Observando en la lejanía, sentada bajo una lona, una madre no acude. Con la camisa levantada un pecho caído amamanta a un recién nacido. Está maldito con la maldición de aquellos que sin futuro sólo pueden sobrevivir, irremediablemente, al presente. ¿Cuál fue su pecado original para merecer esta condena?

No quiero pensar y pienso en todos aquellos que hacen cobijo de un vertedero y de cuya boca no oirás jamás “hogar, dulce hogar”. Jamás sentí mi corazón más pequeño ni mi pesadumbre más grande.

Vámonos a casa.

martes, 5 de febrero de 2008

¿Ayudamos o no?

¿Estamos realmente dispuestos a ayudar? Siempre decimos que hay que ayudar al desarrollo de estas gentes que tan poco tienen. Sin embargo, por otro lado estamos quejándonos constantemente, por una u otra causa, de la globalización, a la que parece que hay que achacar todos los males.
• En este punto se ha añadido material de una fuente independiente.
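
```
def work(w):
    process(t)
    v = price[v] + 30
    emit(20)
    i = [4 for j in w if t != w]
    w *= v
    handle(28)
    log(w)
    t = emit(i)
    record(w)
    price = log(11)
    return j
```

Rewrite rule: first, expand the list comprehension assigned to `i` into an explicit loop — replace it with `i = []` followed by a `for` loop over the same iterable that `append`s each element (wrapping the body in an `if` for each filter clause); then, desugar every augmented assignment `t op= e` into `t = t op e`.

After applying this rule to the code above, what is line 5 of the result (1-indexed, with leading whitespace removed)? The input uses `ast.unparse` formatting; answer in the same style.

Transformed code:
def work(w):
    process(t)
    v = price[v] + 30
    emit(20)
    i = []
    for j in w:
        if t != w:
            i.append(4)
    w = w * v
    handle(28)
    log(w)
    t = emit(i)
    record(w)
    price = log(11)
    return j

i = []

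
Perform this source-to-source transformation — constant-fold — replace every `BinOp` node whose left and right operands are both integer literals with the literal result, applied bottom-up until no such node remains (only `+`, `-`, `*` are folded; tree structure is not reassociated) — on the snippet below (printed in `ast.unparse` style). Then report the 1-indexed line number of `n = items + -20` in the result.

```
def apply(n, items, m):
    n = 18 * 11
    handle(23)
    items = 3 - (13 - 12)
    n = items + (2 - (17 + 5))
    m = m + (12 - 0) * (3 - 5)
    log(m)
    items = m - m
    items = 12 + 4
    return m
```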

Camboya tiene una industria textil cada vez más fuerte que ocupa a tanta gente como el turismo. Es una industria formada por empresas que vienen a buscar aquí mano de obra barata. Los alrededores de la capital sin un bullicio sin cese de tractores, camiones y furgonetas cargadas hasta rebosar de obreras, pues casi todas son mujeres, que empiezan o acaban sus turnos. Trabajan por unos 50 dólares al mes. Al cambio actual unos 35 euros.

Sé que en este punto ya habrá voces que digan que eso es explotación. Pero yo les recuerdo que un profesor de primaria cobra 25 dólares y que un salario decente no llega ni siquiera a los 100. Son más de 200.000 personas que de otra manera estarían en la calle sin hacer nada. Con ello no justifico la explotación, entendida como un sobreesfuerzo mal remunerado, por debajo de las condiciones del país. ¿No pasó acaso Europa por este proceso de fábricas masivas con obreros mal pagados?
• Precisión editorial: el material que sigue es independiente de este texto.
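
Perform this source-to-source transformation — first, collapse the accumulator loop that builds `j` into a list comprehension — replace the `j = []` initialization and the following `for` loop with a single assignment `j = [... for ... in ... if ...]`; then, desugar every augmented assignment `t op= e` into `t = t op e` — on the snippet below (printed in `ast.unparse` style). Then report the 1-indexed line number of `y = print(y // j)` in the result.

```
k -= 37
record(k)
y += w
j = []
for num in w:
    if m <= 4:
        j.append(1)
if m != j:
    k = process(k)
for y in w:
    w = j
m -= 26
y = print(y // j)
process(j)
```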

Se podrá argumentar que los grandes beneficios, los generados por la comercialización, no se quedan en Camboya pues las empresas están en manos extranjeras. Sí, cierto, los chinos y coreanos se quedan con la mayor parte del pastel. Pero para ser dueño del proceso distributivo primero hay que tener una industria que produzca. Sin industria no hay nada que distribuir.

Este país necesita una gran inversión y crear muchísimos puestos de trabajo. Necesita de inversores que estén dispuestos a aprovechar las ventajas que ofrece: una de ellas la mano de obra barata. Paradójicamente el gobierno camboyano está intentando crear una imagen de marca de productos de calidad para Camboya puesto que, en realidad, este país no puede competir en bajos costes con otros países como China. A quien más daño hace la mano de obra barata no es a España, que ha de centrarse en servicios de alto valor añadido, sino a Camboya que no puede hacer como España y no puede competir con China, Vietnam o Tailandia por el momento.

No hace falta ir muy lejos para ver un ejemplo de país que creció con este modelo. España basó su gran crecimiento económico de los años 60 en 3 factores: turismo, emigración e inversión extranjera. Incluso, una vez dentro de la Comunidad Europea fuimos el país con mayor nivel de inversión directa extranjera debido a nuestras ventajas competitivas. Una de ellas era que dentro de la Comunidad éramos uno de los países con salarios más bajos. Ahora les toca el turno a Hungría, Rumania, Polonia y demás países del este.

De este modo no pretendo justificar una política que beneficie siempre este tipo de trabajos de salarios bajos (no digo explotadores). Es tarea del gobierno estimular la educación y fomentar la creación de propias empresas y de personas capaces de trabajar en todos sus puestos. Pero esto, desgraciadamente, no depende de la inversión de empresas extranjeras sino de ellos mismos.

Al final, aunque luego nos quejamos de la globalización y de que las fábricas se van a China, o a Camboya, yo me pregunto: ¿Quién está dispuesto a pagar 30 euros por una simple camiseta blanca de algodón hecha en España cuando puedes pagar 10 euros si está hecha, igual, en China o Camboya? Estoy convencido de que raro sería el que quisiera pagar 30 euros.

Hete aquí la contradicción de la globalización.